Так бы они воевали, как командовали. Приказ о том, чтобы не давать никому остающегося бензина, был отдан по согласованию с генералом Варенниковым. Стратег. Я слушал заклинания командиров, а в голове всплывали слова бойцов, неоднократно сказанные об этом военачальнике. Не приведи Господи, было помянуть при них — солдатах и младших офицерах, на чьих руках умирали их товарищи, — Звезду Героя Валентина Варенникова. Сразу следовала реплика: «Ему Звезду, а его телке — за БЗ». И неважно уж сейчас, какой из двух телок — той, что упала с лошади на конной прогулке и сломала руку, или той, которая, убыв в загранкомандировку из советского совхоза, верой и правдой одаривала его теплым парным молоком. Не знаю, сам их не видел, только слышал неоднократно. В этот момент для меня было уже неважно, был ли он по–настоящему талантливым и прозорливым генералом. Возможно, и был. Важно другое. Он был крайне жесток по отношению к простым солдатам, жесток как помещик к крепостным. Наверное, он и воспринимал их именно как крепостных, как живые игрушки. Этих голодных, потерявших человеческий облик, но только не собственную гордость, пацанов, которые были готовы стоять до конца. Этих мальчиков–героев, вчерашних школьников, с автоматами в руках. Он не сумел вернуть матерям их сыновей, а слал домой десятки тысяч цинковых гробов, реализуя на практике штабные игры на картах, рисуя на них синие и красные стрелки. Черные от копоти лица лежащих шеренгами и укрытых брезентом пацанов на аэродромах в Кундузе, Кандагаре, Джелалабаде, Шинданде. Целлофановые мешки с разложившимися останками мальчиков в Кабульском морге. Гробы, гробы, гробы. Десятки тысяч гробов. Пусть они ему вечно снятся. Это — цена его золотой звезды.

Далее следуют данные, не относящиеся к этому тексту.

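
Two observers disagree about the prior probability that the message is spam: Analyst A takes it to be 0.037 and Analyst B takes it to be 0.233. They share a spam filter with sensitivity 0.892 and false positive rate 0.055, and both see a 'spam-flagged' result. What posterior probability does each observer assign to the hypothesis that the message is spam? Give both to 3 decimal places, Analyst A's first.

P('+'|H) = 0.892, P('+'|¬H) = 0.055.
Analyst A: numerator 0.892·0.037 = 0.033004; evidence = 0.033004+0.055·0.963 = 0.085969; posterior = 0.384.
Analyst B: numerator 0.892·0.233 = 0.20784; evidence = 0.20784+0.055·0.767 = 0.25002; posterior = 0.831.

Analyst A: 0.384; Analyst B: 0.831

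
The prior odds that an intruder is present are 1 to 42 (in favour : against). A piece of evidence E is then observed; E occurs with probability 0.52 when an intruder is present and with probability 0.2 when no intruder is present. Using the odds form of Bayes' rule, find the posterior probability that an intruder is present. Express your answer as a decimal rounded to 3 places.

Posterior probability ≈ 0.058

Prior odds = 1/42 = 0.023810. In log-odds, ln(0.023810) = -3.7377.
Add log likelihood ratio: ln(2.6000) = 0.95551.
Posterior log-odds = -2.7822, so posterior odds = exp(-2.7822) = 0.061905. Converting, P(H|E) = 0.061905/1.0619 = 0.058.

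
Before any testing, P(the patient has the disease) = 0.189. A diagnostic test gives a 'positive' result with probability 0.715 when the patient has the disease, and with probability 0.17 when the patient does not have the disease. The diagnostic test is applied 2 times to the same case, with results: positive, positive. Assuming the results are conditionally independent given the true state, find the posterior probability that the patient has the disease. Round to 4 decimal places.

Posterior P(H) ≈ 0.8048

Let H be the event that the patient has the disease; start with P(H) = 0.189. P('positive'|H) = 0.715, P('positive'|¬H) = 0.17.
Update on result 1 ('positive'): P(H) ← 0.715·0.1890 / (0.715·0.1890 + 0.17·0.8110) = 0.13514/0.27300 = 0.4950.
Update on result 2 ('positive'): P(H) ← 0.715·0.4950 / (0.715·0.4950 + 0.17·0.5050) = 0.35392/0.43977 = 0.8048.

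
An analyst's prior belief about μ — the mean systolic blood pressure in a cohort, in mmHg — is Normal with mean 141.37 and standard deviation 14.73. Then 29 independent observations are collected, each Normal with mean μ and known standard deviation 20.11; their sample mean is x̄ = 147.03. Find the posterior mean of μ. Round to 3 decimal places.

Posterior mean ≈ 146.688

Prior precision 1/τ₀² = 1/14.73² = 0.00460887; data precision n/σ² = 29/20.11² = 0.0717090.
Posterior precision = 0.00460887 + 0.0717090 = 0.0763179.
Posterior mean = (0.00460887·141.37 + 0.0717090·147.03) / 0.0763179 = 146.688.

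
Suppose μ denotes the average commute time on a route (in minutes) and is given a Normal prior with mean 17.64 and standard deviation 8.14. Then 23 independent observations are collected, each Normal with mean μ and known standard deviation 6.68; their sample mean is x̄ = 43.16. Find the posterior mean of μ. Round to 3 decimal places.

Prior precision 1/τ₀² = 1/8.14² = 0.0150922; data precision n/σ² = 23/6.68² = 0.515436.
Posterior precision = 0.0150922 + 0.515436 = 0.530528.
Posterior mean = (0.0150922·17.64 + 0.515436·43.16) / 0.530528 = 42.434.

Posterior mean ≈ 42.434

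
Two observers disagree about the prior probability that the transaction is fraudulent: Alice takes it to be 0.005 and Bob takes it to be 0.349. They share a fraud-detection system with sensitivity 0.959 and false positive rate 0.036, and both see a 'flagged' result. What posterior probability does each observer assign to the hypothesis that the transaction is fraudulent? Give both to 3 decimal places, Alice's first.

Alice: 0.118; Bob: 0.935

P('+'|H) = 0.959, P('+'|¬H) = 0.036.
Alice: numerator 0.959·0.005 = 0.0047950; evidence = 0.0047950+0.036·0.995 = 0.040615; posterior = 0.118.
Bob: numerator 0.959·0.349 = 0.33469; evidence = 0.33469+0.036·0.651 = 0.35813; posterior = 0.935.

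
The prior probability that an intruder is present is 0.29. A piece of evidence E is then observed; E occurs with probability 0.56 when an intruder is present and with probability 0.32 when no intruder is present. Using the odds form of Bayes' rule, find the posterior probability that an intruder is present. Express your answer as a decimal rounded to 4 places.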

Я не оговорился, упомянув десятки тысяч гробов. Эта цифры согласуются с реальностью. Легче, конечно, поверить в цифру 15 тысяч и сравнивать ее с жертвами ДТП на дорогах. Проще всего поверить государству и успокоиться. Но если воспринимать ложь как данное, то нас и дальше будут успешно обманывать.
В 1986 году я пробовал сосчитать цифру реальных потерь на этой войне. 23 февраля состоялось торжественное открытие стелы афгано–советской дружбы в Центральном военном госпитале в Кабуле. На церемонии присутствовал президент Афганистана Наджибулла. По окончании праздника я открыто спросил начальника госпиталя, полковника Немытина о боевых потерях.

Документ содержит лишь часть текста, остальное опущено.